A couple of you suggest that single points and sets of points are different from the higher dimensional (curve and surface) cases. What exactly sets these geometry types apart and is the argument for setting them apart a geometrical one? Consider the two WKT strings below and the geometric point sets they describe.

POINT(0 0)
MULTIPOINT((0 0))

You're banking on the distances from either of these objects to any other object, or a 50-meter buffer zone around either object, being the same. In a Simple Features world, you're also counting on these objects being equal (See section 2.1.13.3, Named Spatial Relationship predicates based on the DE-9IM, in OGC 99-049). Applications using Shapely, to name one category of users, are certainly banking on it.

>>> from shapely.geometry import Point, MultiPoint
>>> coords = (0.0, 0.0)
>>> Point(coords).equals(MultiPoint([coords]))
True

If a single point with coordinates x,y is equivalent to a set of points with a single member (same coordinates x,y), why do we trouble ourselves with different representations for these things? I'm sure historical reasons are a big part of the answer. Not just "Feature B followed Feature A" historical reasons, but point-in-time historical reasons. I've a half-baked thesis that the late 90s and early 00s are partly characterized by information modeling practices that tended to produce the greatest possible number of classes rather than the least sufficient number of classes.

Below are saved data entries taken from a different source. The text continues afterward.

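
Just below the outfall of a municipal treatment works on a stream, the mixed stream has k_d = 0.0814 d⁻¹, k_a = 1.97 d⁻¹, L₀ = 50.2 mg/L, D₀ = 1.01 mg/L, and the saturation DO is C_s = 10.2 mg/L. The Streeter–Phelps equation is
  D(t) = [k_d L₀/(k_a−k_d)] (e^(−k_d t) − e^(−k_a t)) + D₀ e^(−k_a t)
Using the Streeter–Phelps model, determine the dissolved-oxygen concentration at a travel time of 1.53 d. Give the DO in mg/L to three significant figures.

k_d L₀/(k_a−k_d) = 0.0814×50.2/(1.97−0.0814) = 4.086/1.889 = 2.164 mg/L.
e^(−k_d t) = e^(−0.0814×1.530) = 0.8829; e^(−k_a t) = e^(−1.97×1.530) = 0.04909.
D = 2.164 × (0.8829 − 0.04909) + 1.01 × 0.04909 = 1.804 + 0.04958 = 1.854 mg/L.
DO = C_s − D = 10.2 − 1.854 = 8.346 mg/L.

DO ≈ 8.35 mg/L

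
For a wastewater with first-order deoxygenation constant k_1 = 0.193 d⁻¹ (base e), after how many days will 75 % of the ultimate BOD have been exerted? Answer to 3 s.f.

t ≈ 7.18 d

y/L₀ = 1 − e^(−k_1 t) = 0.75 ⇒ e^(−k_1 t) = 0.250
t = −ln(0.250) / 0.193 = 1.386 / 0.193 = 7.183 d.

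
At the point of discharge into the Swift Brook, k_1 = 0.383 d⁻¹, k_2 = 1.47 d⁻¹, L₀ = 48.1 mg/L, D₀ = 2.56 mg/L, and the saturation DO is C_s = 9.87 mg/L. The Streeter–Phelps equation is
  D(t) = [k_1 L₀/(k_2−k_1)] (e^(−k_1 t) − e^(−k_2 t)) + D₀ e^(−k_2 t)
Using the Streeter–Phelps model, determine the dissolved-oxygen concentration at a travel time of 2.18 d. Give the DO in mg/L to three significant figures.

k_1 L₀/(k_2−k_1) = 0.383×48.1/(1.47−0.383) = 18.42/1.087 = 16.95 mg/L.
e^(−k_1 t) = e^(−0.383×2.180) = 0.4339; e^(−k_2 t) = e^(−1.47×2.180) = 0.04058.
D = 16.95 × (0.4339 − 0.04058) + 2.56 × 0.04058 = 6.666 + 0.1039 = 6.770 mg/L.
DO = C_s − D = 9.87 − 6.770 = 3.100 mg/L.

DO ≈ 3.10 mg/L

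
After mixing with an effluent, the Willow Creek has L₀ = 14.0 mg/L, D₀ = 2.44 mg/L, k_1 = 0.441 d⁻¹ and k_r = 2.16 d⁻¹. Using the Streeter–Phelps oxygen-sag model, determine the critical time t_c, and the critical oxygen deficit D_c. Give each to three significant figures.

t_c ≈ 0.263 d; D_c ≈ 2.55 mg/L

With k_r/k_1 = 4.898 and 1 − D₀(k_r−k_1)/(k_1 L₀) = 0.3206,
t_c = ln(4.898 × 0.3206) / (2.16 − 0.441) = ln(1.570) / 1.719 = 0.4514/1.719 = 0.2626 d.
D_c = (k_1/k_r) L₀ e^(−k_1 t_c) = (0.441/2.16) × 14.0 × e^(−0.441×0.2626) = 0.2042 × 14.0 × 0.8907 = 2.546 mg/L.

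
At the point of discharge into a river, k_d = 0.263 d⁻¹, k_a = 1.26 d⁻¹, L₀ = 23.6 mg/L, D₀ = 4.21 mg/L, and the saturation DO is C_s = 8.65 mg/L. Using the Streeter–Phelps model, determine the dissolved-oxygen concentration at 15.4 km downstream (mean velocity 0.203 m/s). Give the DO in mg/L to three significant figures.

DO ≈ 4.37 mg/L

Travel time t = x/v = 15.4 km / (0.203 m/s) = 15400 m / 0.203 m/s = 75860 s = 0.8780 d.
k_d L₀/(k_a−k_d) = 0.263×23.6/(1.26−0.263) = 6.207/0.9970 = 6.225 mg/L.
e^(−k_d t) = e^(−0.263×0.8780) = 0.7938; e^(−k_a t) = e^(−1.26×0.8780) = 0.3308.
D = 6.225 × (0.7938 − 0.3308) + 4.21 × 0.3308 = 2.883 + 1.393 = 4.275 mg/L.
DO = C_s − D = 8.65 − 4.275 = 4.375 mg/L.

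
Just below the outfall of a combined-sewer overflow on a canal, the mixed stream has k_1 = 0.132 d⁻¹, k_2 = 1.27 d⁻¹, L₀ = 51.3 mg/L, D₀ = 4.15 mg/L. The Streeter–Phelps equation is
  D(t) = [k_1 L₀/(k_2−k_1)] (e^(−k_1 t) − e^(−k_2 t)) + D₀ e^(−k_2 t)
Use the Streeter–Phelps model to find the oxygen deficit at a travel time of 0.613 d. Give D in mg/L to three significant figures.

k_1 L₀/(k_2−k_1) = 0.132×51.3/(1.27−0.132) = 6.772/1.138 = 5.950 mg/L.
e^(−k_1 t) = e^(−0.132×0.6130) = 0.9223; e^(−k_2 t) = e^(−1.27×0.6130) = 0.4591.
D = 5.950 × (0.9223 − 0.4591) + 4.15 × 0.4591 = 2.756 + 1.905 = 4.661 mg/L.

D ≈ 4.66 mg/L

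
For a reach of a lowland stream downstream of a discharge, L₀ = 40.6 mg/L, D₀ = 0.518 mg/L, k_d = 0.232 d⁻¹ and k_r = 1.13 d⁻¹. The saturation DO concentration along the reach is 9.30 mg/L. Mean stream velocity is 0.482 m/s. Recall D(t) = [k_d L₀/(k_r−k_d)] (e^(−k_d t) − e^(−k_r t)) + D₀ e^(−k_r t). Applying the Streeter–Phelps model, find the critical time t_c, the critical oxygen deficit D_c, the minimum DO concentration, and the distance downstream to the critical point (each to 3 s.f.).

At the critical point dD/dt = 0, so k_d L₀ e^(−k_d t) = k_r D. Substituting D(t) from the Streeter–Phelps equation and solving for t gives
t_c = ln[(k_r/k_d)(1 − D₀(k_r−k_d)/(k_d L₀))] / (k_r−k_d).
Here k_r−k_d = 0.8980 d⁻¹ and 1 − D₀(k_r−k_d)/(k_d L₀) = 1 − 0.518×0.8980/(0.232×40.6) = 0.9506, so
t_c = ln(4.871 × 0.9506) / 0.8980 = 1.533 / 0.8980 = 1.707 d.
D_c = (k_d/k_r) L₀ e^(−k_d t_c) = (0.232/1.13) × 40.6 × e^(−0.232×1.707) = 0.2053 × 40.6 × 0.6730 = 5.610 mg/L.
Minimum DO = C_s − D_c = 9.30 − 5.610 = 3.690 mg/L.
x_c = v t_c = 0.482 m/s × 1.707 d × 86400 s/d = 71070 m ≈ 71.1 km.

t_c ≈ 1.71 d; D_c ≈ 5.61 mg/L; min DO ≈ 3.69 mg/L; x_c ≈ 71.1 km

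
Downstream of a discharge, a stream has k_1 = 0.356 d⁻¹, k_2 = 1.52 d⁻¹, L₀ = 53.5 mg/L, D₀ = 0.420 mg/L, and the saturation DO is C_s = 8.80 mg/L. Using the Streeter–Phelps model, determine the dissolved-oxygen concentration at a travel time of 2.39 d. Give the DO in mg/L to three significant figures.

DO ≈ 2.23 mg/L

k_1 L₀/(k_2−k_1) = 0.356×53.5/(1.52−0.356) = 19.05/1.164 = 16.36 mg/L.
e^(−k_1 t) = e^(−0.356×2.390) = 0.4271; e^(−k_2 t) = e^(−1.52×2.390) = 0.02644.
D = 16.36 × (0.4271 − 0.02644) + 0.420 × 0.02644 = 6.555 + 0.01111 = 6.566 mg/L.
DO = C_s − D = 8.80 − 6.566 = 2.234 mg/L.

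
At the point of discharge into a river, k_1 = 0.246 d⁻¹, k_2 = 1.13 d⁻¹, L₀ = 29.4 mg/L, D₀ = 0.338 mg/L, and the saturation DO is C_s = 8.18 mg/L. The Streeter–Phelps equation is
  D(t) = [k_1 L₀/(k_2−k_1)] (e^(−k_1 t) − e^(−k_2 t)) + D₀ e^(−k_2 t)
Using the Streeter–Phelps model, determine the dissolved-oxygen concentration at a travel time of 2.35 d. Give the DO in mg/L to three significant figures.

k_1 L₀/(k_2−k_1) = 0.246×29.4/(1.13−0.246) = 7.232/0.8840 = 8.181 mg/L.
e^(−k_1 t) = e^(−0.246×2.350) = 0.5610; e^(−k_2 t) = e^(−1.13×2.350) = 0.07026.
D = 8.181 × (0.5610 − 0.07026) + 0.338 × 0.07026 = 4.015 + 0.02375 = 4.038 mg/L.
DO = C_s − D = 8.18 − 4.038 = 4.142 mg/L.

DO ≈ 4.14 mg/L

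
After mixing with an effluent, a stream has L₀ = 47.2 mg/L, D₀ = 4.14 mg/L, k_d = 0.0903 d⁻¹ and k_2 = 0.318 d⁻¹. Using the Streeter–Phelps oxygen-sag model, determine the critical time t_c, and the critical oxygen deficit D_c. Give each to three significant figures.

t_c ≈ 4.43 d; D_c ≈ 8.98 mg/L

At the critical point dD/dt = 0, so k_d L₀ e^(−k_d t) = k_2 D. Substituting D(t) from the Streeter–Phelps equation and solving for t gives
t_c = ln[(k_2/k_d)(1 − D₀(k_2−k_d)/(k_d L₀))] / (k_2−k_d).
Here k_2−k_d = 0.2277 d⁻¹ and 1 − D₀(k_2−k_d)/(k_d L₀) = 1 − 4.14×0.2277/(0.0903×47.2) = 0.7788, so
t_c = ln(3.522 × 0.7788) / 0.2277 = 1.009 / 0.2277 = 4.431 d.
D_c = (k_d/k_2) L₀ e^(−k_d t_c) = (0.0903/0.318) × 47.2 × e^(−0.0903×4.431) = 0.2840 × 47.2 × 0.6702 = 8.983 mg/L.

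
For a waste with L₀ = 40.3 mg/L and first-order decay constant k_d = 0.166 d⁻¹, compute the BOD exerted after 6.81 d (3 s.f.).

y_t = L₀(1 − e^(−k_d t)) = 40.3 × (1 − e^(−0.166×6.81))
= 40.3 × (1 − 0.3229) = 40.3 × 0.6771 = 27.29 mg/L.

y ≈ 27.3 mg/L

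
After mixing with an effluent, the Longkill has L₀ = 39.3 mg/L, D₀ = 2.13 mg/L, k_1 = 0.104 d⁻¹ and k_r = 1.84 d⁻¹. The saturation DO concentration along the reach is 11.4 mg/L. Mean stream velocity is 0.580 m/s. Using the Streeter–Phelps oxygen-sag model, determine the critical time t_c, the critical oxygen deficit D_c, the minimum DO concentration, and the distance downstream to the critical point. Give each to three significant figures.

At the critical point dD/dt = 0, so k_1 L₀ e^(−k_1 t) = k_r D. Substituting D(t) from the Streeter–Phelps equation and solving for t gives
t_c = ln[(k_r/k_1)(1 − D₀(k_r−k_1)/(k_1 L₀))] / (k_r−k_1).
Here k_r−k_1 = 1.736 d⁻¹ and 1 − D₀(k_r−k_1)/(k_1 L₀) = 1 − 2.13×1.736/(0.104×39.3) = 0.09530, so
t_c = ln(17.69 × 0.09530) / 1.736 = 0.5224 / 1.736 = 0.3009 d.
D_c = (k_1/k_r) L₀ e^(−k_1 t_c) = (0.104/1.84) × 39.3 × e^(−0.104×0.3009) = 0.05652 × 39.3 × 0.9692 = 2.153 mg/L.
Minimum DO = C_s − D_c = 11.4 − 2.153 = 9.247 mg/L.
x_c = v t_c = 0.580 m/s × 0.3009 d × 86400 s/d = 15080 m ≈ 15.1 km.

t_c ≈ 0.301 d; D_c ≈ 2.15 mg/L; min DO ≈ 9.25 mg/L; x_c ≈ 15.1 km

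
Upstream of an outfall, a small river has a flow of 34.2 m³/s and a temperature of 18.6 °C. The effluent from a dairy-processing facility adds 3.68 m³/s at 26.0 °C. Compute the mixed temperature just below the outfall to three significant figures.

Flow-weighted mixing: C = (Q_r C_r + Q_w C_w)/(Q_r + Q_w)
= (34.2×18.6 + 3.68×26.0)/(34.2 + 3.68) = 731.8/37.88 = 19.32 °C.

19.3 °C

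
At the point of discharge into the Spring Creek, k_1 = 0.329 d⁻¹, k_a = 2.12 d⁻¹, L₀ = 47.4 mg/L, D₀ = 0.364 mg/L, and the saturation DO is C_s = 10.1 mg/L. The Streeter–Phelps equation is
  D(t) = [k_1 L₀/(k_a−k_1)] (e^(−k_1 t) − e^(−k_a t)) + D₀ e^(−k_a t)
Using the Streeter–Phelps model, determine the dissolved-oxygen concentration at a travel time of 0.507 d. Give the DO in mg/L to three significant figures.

DO ≈ 5.58 mg/L

k_1 L₀/(k_a−k_1) = 0.329×47.4/(2.12−0.329) = 15.59/1.791 = 8.707 mg/L.
e^(−k_1 t) = e^(−0.329×0.5070) = 0.8464; e^(−k_a t) = e^(−2.12×0.5070) = 0.3414.
D = 8.707 × (0.8464 − 0.3414) + 0.364 × 0.3414 = 4.397 + 0.1243 = 4.522 mg/L.
DO = C_s − D = 10.1 − 4.522 = 5.578 mg/L.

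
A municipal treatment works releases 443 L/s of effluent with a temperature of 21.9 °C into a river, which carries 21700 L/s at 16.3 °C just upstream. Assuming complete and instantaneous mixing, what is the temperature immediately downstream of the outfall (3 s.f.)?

Flow-weighted mixing: C = (Q_r C_r + Q_w C_w)/(Q_r + Q_w)
= (21700×16.3 + 443×21.9)/(21700 + 443) = 363400/22140 = 16.41 °C.

16.4 °C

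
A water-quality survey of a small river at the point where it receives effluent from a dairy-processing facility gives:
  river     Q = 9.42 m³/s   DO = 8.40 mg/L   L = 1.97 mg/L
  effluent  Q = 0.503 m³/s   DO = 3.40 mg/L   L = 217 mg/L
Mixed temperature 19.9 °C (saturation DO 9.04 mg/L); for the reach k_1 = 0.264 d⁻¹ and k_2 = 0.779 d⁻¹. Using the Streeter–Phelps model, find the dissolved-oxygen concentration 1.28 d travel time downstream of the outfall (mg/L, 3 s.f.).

Mixed DO = (9.42×8.40 + 0.503×3.40)/(9.42+0.503) = 80.84/9.923 = 8.147 mg/L.
Mixed L₀ = (9.42×1.97 + 0.503×217)/(9.923) = 127.7/9.923 = 12.87 mg/L.
Initial deficit D₀ = C_s − DO₀ = 9.04 − 8.147 = 0.8935 mg/L.
D(1.28) = [0.264×12.87/(0.779−0.264)](e^(−0.264×1.28) − e^(−0.779×1.28)) + 0.8935 e^(−0.779×1.28)
= 6.597 × (0.7133 − 0.3689) + 0.8935 × 0.3689 = 2.601 mg/L.
DO = 9.04 − 2.601 = 6.439 mg/L.

DO ≈ 6.44 mg/L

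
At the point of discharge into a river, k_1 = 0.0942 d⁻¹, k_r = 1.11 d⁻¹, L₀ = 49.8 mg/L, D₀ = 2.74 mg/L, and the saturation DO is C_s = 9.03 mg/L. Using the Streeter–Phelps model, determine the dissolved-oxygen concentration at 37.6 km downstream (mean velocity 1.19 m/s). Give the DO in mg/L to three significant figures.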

Just thinking out loud here. And GeoJSON is the context for my thinking: how it came to be and how things might have been done differently. And how things might be done differently the next time around.

Sometimes I agree with Martin Daly's suggestion that the Shapefile was right all along. Not about everything, of course, but about the lack of distinction between the geometric objects that the OGC's Simple Features model classifies as polygons and multipolygons. What's the essential difference between a polygon and a set of non-intersecting polygons with only one member? I'm not convinced that there is one. Consider the features in the image below (from http://education.usgs.gov/kids/tracks.html).

In the simple features model, you'd classify all of these nine-part prints as multipolygon features. In the coyote's hind print, however, the slight merger of the middle toe prints hints at what we might see if the prints were made in a soft enough medium: single part contiguous prints.

Why would we want the representation in data of a print to change from a multi-part multipolygon to a single polygon as we dilate it (by making it deeper in this analogy)? If I was designing a format for the exchange of animal print data, I'd like all prints to be of the same geometric type whether they were shallow or deep. Wouldn't you? If not, why not? What would be the use of having separate polygon and multi-polygon types and prints that flip-flop between them depending on incidental conditions of their observation? And would any use outweigh the cost of documenting and explaining the difference?